A new clinical report stresses the importance of play for children.
If your pediatrician is up on the latest prescriptions for children, you’ll be told about whatever vaccines might be needed at this age and counseled about the importance of nutritious instead of junk food. And then you’ll be asked: Is your child getting enough play?
Not sports leagues or piano practice and certainly not video games. Just plain play: building with blocks, imagining up a traveling circus in space with stuffed animals, climbing a jungle gym at the park with friends, playing a board game, putting on a talent show, turning a large box into an imaginary boat or magic castle, drawing outside with the neighborhood kids using street chalk and maybe even joining in a lively game of hopscotch.
A new clinical report by the American Academy of Pediatrics outlines the critical importance of play for children and advises pediatricians and family doctors to start prescribing it for their patients. It expresses concern that kids aren’t getting nearly enough true play, and extols all the virtues of play for children’s mental, emotional and physical health.
“[I]t enhances brain structure and function and promotes executive function (i.e., the process of learning, rather than the content), which allow us to pursue goals and ignore distractions,” the paper says. It can do more to ensure children’s future school success than early academic instruction. “Social skills, which are part of playful learning, enable children to listen to directions, pay attention, solve disputes with words, and focus on tasks without constant supervision. By contrast, a recent trial of an early mathematics intervention in preschool showed almost no gains in math achievement in later elementary school.”
There’s more reasons to play than to just get good grades. It reduces stress, gets kids exercising, brings meaningful companionship and inspires creativity. It encourages kids to experiment and take healthy reasonable risks, the pediatricians wrote.
In addition, when children exercise during play—when they toss a ball with friends or family or play a wacky game of soccer with the family dog—they’re following their body’s own cues about how much physical activity is enough. As a result, they’re less likely to injure themselves through overuse of a particular part of the body, and more likely to see exercise as fun rather than as a boring or exhausting chore.
“Play is not frivolous,” the report says. In other words, true play is at least as necessary to children’s development as alphabet books, instruction in manners and music lessons.
But what is true play? Recognizing that the idea of play has been diminished in our time, the pediatricians did their best to set out some of the defining factors.
“The definition of play is elusive,” the report says. “However, there is a growing consensus that it is an activity that is intrinsically motivated, entails active engagement, and results in joyful discovery. Play is voluntary and often has no extrinsic goals; it is fun and often spontaneous.”

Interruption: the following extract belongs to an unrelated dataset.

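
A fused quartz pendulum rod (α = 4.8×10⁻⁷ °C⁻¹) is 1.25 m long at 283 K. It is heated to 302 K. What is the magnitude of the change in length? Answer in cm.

ΔL = 0.00114 cm

|ΔT| = |302 − 283| = 19 K
ΔL = αL₀ΔT = (4.8×10⁻⁷)(1.25)(19) = 1.14×10⁻⁵ m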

In other words, play isn’t something children feel pushed into. Adults might provide some of the tools for play—the toys, the art supplies, the spaces, the visits to the beach—but children dive into play because they want to. They usually find it fun, but sometimes you also see children working out issues that have been on their minds in their imaginative play, or trying to master a skill.
Our society has fallen a distance away from the idea of play as a basic part of life. Parents fear that if they don’t fill their children’s lives with “productive” activities such as music lessons, sports teams and self-defense classes, that somehow their kids will fall behind or waste their time. It’s a competitive world out there, and we understandably want to equip our children with everything they need to come out successful in that competition. Even many preschools have become more about pre-literacy and pre-math skills than play and joyful interaction.
The pediatricians’ report asks us to consider two vital ideas: (1) Play is something that children need in order to succeed, especially in a work world that demands more in the way of innovation and creativity rather than learned information and skills; and (2) All that success might be of limited use if in the process of pursuing it, we forget about bringing fun and joy into our lives. In fact, have you forgotten about your own fun? When’s the last time you played in a way that brought you a sense of creativity, excitement and joy?
You don’t need to wait for a visit to the pediatrician to bring the gift of more play into your children’s lives. For one thing, the pediatricians’ report says, you can set aside unstructured time. You can ask your children’s teachers about the ways in which they bring playful activities into the classroom and provide room for joyful creativity. You can provide the supplies and experiences that lend themselves to play—balls and inexpensive toys that lend themselves to imaginative play. Blocks and blank paper and crayons. Sand and pails and shovels. You can ask other parents in your neighborhood about joining together to provide time and opportunity for kids to play together, and bring your child to places such as the park where other children are playing.
And don’t forget about the value of you playing with your children, an important way that parents and children bond in happy, memorable ways, the pediatricians wrote. Just remember, they said: It’s for your child. Let children take the lead on which play activities they want to do with you, and how they want to do it. This isn’t the time for you to guide the activity—when it comes to play, kids are the experts.